There was an eruption that began in May 2018. I want you to use GPS, tilt and seismic data to describe it. This is part of the real fun of using real scientific data that hasn't been sanitized for "educational purposes"! Post to the Questions discussion board if you get stuck!
Below is a map of instrument locations. Use it to answer questions 1 and 2. For more detailed maps, refer to the maps on the previous page.
- The tilt stations are UWE and POC. Where are they station relative to the summit and the Pu'u O'o vent? If the magma chamber under the summit were inflating, describe what each tiltmeter would be doing.
- The GPS data from Pu'u O'o is plotted as the distance between the two stations PUOC and JCUZ. Where are those two stations in relation to Pu'u' O'o? Would they be getting farther apart, closer together, or staying the same distance apart if the magma chamber under Pu'u O'o were inflating?
- Look at the maps of earthquake locations above. The top map is a year's worth of locations, and the bottom is just for the past week. Describe in a few sentences the differences and similarities between them. Obviously there are a lot more earthquakes over a year as opposed to a week, but can you see any changes in where earthquakes tend to locate?
- The two plots above show earthquake counts (blue bars) and cumulative moment (red lines) for a year and for the last week. When during the past year did the seismicity per day begin to increase? Look at the plot of amount of seismicity over the past week and determine whether seismicity has increased, decreased, or stayed about same with regard to the peak seismicity over the past year. Pay attention to the y axis scale because the year-long plot is counts per week, whereas the week-long plot is in counts per day.

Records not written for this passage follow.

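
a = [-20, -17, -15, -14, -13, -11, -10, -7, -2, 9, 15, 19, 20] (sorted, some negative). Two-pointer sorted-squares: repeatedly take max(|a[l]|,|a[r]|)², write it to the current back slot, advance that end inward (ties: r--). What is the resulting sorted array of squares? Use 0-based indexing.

[0,12] |-20|<=|20| out[12]=400 → r--
[0,11] |-20|>|19| out[11]=400 → l++
[1,11] |-17|<=|19| out[10]=361 → r--
[1,10] |-17|>|15| out[9]=289 → l++
[2,10] |-15|<=|15| out[8]=225 → r--
[2,9] |-15|>|9| out[7]=225 → l++
[3,9] |-14|>|9| out[6]=196 → l++
[4,9] |-13|>|9| out[5]=169 → l++
[5,9] |-11|>|9| out[4]=121 → l++
[6,9] |-10|>|9| out[3]=100 → l++
[7,9] |-7|<=|9| out[2]=81 → r--
[7,8] |-7|>|-2| out[1]=49 → l++
[8,8] |-2|<=|-2| out[0]=4 → r--

[4, 49, 81, 100, 121, 169, 196, 225, 225, 289, 361, 400, 400]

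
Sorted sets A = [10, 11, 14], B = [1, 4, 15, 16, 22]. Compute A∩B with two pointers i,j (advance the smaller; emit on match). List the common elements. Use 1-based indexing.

intersection = []

i=1 j=1: 10>1, j++
i=1 j=2: 10>4, j++
i=1 j=3: 10<15, i++
i=2 j=3: 11<15, i++
i=3 j=3: 14<15, i++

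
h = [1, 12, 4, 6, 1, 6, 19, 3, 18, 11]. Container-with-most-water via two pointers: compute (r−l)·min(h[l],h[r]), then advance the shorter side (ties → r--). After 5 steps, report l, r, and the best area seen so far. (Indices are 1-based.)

[1,10] min(1,11)*9=9 best=9 * → l++
[2,10] min(12,11)*8=88 best=88 * → r--
[2,9] min(12,18)*7=84 best=88 → l++
[3,9] min(4,18)*6=24 best=88 → l++
[4,9] min(6,18)*5=30 best=88 → l++

l=5, r=9, best area=88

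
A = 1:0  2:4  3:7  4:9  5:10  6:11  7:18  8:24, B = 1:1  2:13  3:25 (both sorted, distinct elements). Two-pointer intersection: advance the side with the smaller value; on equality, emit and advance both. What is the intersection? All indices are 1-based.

intersection = []

i=1 j=1: 0<1, i++
i=2 j=1: 4>1, j++
i=2 j=2: 4<13, i++
i=3 j=2: 7<13, i++
i=4 j=2: 9<13, i++
i=5 j=2: 10<13, i++
i=6 j=2: 11<13, i++
i=7 j=2: 18>13, j++
i=7 j=3: 18<25, i++
i=8 j=3: 24<25, i++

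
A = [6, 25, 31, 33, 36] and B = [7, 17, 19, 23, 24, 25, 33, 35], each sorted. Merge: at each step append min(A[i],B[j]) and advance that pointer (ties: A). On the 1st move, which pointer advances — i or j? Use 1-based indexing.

i

[i=1,j=1] A[i]=6<=B[j]=7 take 6 → i++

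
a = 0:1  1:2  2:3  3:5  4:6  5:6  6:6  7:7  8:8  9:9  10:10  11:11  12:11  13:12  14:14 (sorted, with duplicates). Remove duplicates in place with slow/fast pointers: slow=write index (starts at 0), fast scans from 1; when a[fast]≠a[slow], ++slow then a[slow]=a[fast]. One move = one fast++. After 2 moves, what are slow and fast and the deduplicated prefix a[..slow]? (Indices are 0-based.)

slow=0 fast=1: a[fast]=2≠a[slow]=1 write a[1]=2, slow++,fast++
slow=1 fast=2: a[fast]=3≠a[slow]=2 write a[2]=3, slow++,fast++

slow=2, fast=3, prefix=[1, 2, 3]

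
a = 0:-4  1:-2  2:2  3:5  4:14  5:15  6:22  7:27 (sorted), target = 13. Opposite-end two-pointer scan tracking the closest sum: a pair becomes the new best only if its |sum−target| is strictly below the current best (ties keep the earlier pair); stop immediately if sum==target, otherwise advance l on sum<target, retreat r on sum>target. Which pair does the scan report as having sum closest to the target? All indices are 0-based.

pair (-2, 15) with sum 13 (|Δ|=0)

[0,7] -4+27=23 d=10 * → r--
[0,6] -4+22=18 d=5 * → r--
[0,5] -4+15=11 d=2 * → l++
[1,5] -2+15=13 d=0 * → stop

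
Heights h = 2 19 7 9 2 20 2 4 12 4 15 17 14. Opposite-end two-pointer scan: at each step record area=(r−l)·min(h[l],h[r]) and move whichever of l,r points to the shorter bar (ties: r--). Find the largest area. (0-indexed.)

l=0 r=12: min(2,14)*12=24 best=24 *, l++
l=1 r=12: min(19,14)*11=154 best=154 *, r--
l=1 r=11: min(19,17)*10=170 best=170 *, r--
l=1 r=10: min(19,15)*9=135 best=170, r--
l=1 r=9: min(19,4)*8=32 best=170, r--
l=1 r=8: min(19,12)*7=84 best=170, r--
l=1 r=7: min(19,4)*6=24 best=170, r--
l=1 r=6: min(19,2)*5=10 best=170, r--
l=1 r=5: min(19,20)*4=76 best=170, l++
l=2 r=5: min(7,20)*3=21 best=170, l++
l=3 r=5: min(9,20)*2=18 best=170, l++
l=4 r=5: min(2,20)*1=2 best=170, l++

max area = 170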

- There was a magnitude 6.9 on May 4 that is the single biggest jump in the red line on the top plot of cumulative moment release. Find it on the seismic locations map and tell me its approximate location (lat, lon). Hint: it's orange.

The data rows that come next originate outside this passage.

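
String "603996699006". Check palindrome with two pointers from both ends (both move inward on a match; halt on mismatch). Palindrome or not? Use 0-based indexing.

l=0 r=11: '6'=='6', l++,r--
l=1 r=10: '0'=='0', l++,r--
l=2 r=9: '3'!='0', stop

not a palindrome (mismatch at 2,9)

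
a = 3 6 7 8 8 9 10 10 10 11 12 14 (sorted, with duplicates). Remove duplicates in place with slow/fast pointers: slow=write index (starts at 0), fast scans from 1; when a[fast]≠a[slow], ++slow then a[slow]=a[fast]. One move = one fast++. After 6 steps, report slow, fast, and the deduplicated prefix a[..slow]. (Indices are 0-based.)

slow=5, fast=7, prefix=[3, 6, 7, 8, 9, 10]

slow=0 fast=1: a[fast]=6≠a[slow]=3 write a[1]=6, slow++,fast++
slow=1 fast=2: a[fast]=7≠a[slow]=6 write a[2]=7, slow++,fast++
slow=2 fast=3: a[fast]=8≠a[slow]=7 write a[3]=8, slow++,fast++
slow=3 fast=4: a[fast]=8=a[slow] dup, fast++
slow=3 fast=5: a[fast]=9≠a[slow]=8 write a[4]=9, slow++,fast++
slow=4 fast=6: a[fast]=10≠a[slow]=9 write a[5]=10, slow++,fast++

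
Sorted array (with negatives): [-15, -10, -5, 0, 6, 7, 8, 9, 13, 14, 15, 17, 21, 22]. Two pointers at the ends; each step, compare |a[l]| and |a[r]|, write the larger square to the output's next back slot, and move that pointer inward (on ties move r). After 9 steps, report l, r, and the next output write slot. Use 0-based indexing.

l=2, r=6, next write slot=4

l=0 r=13: |-15|<=|22| out[13]=484, r--
l=0 r=12: |-15|<=|21| out[12]=441, r--
l=0 r=11: |-15|<=|17| out[11]=289, r--
l=0 r=10: |-15|<=|15| out[10]=225, r--
l=0 r=9: |-15|>|14| out[9]=225, l++
l=1 r=9: |-10|<=|14| out[8]=196, r--
l=1 r=8: |-10|<=|13| out[7]=169, r--
l=1 r=7: |-10|>|9| out[6]=100, l++
l=2 r=7: |-5|<=|9| out[5]=81, r--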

- Now let's take a look at the tilt data. What time period does the plot above cover? Go back and read your own answer to question 1 in this problem set and use it to describe what is probably going on underneath each instrument over this time period. For example, is the magma chamber inflating or deflating? Is there steady behavior or little jumps that indicate unrest at the volcano?

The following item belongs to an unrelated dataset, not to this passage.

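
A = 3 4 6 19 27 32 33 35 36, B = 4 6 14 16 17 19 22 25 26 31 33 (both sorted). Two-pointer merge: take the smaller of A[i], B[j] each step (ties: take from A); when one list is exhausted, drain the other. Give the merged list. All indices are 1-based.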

- Onto the GPS data! What is the approximate rate of change of the distance between CRIM and UWEV between August 2013 and August 2017. What I am asking you for is a velocity. Are the two stations getting closer together or farther apart, and how fast is this happening? Pay attention to the units.
- What is the amount of change between CRIM and UWEV from approximately May 2018 to July 11, 2018?
- At Pu'u O'o there are two significant inflation-deflation events during the 5 years before the 2018 eruption. When are they? Describe the data and what it tells you about what is going on at the vent. Do you see these events recorded at the summit as well, or not?
- How is the GPS data different at the summit as opposed to Pu'u O'o regarding the 2018 eruption?
- Is the 2018 eruption over? Check out the current alert status at Kilauea to find out. (I think this brings up a couple of interesting points. One of them is how to define when an eruption is over, and the other one is more like the old question about the tree falling in the forest. If an eruption is no longer constantly in the news, does that mean scientists don't think it is a big deal anymore?)
Submitting your work
Upload the document containing both your earlier work from VOGRIPA and the work you just did with Kilauea to the eruptions problem set assignment in Canvas by the due date specified on the first page of this lesson.
I will use my general grading rubric for problem sets to grade this activity.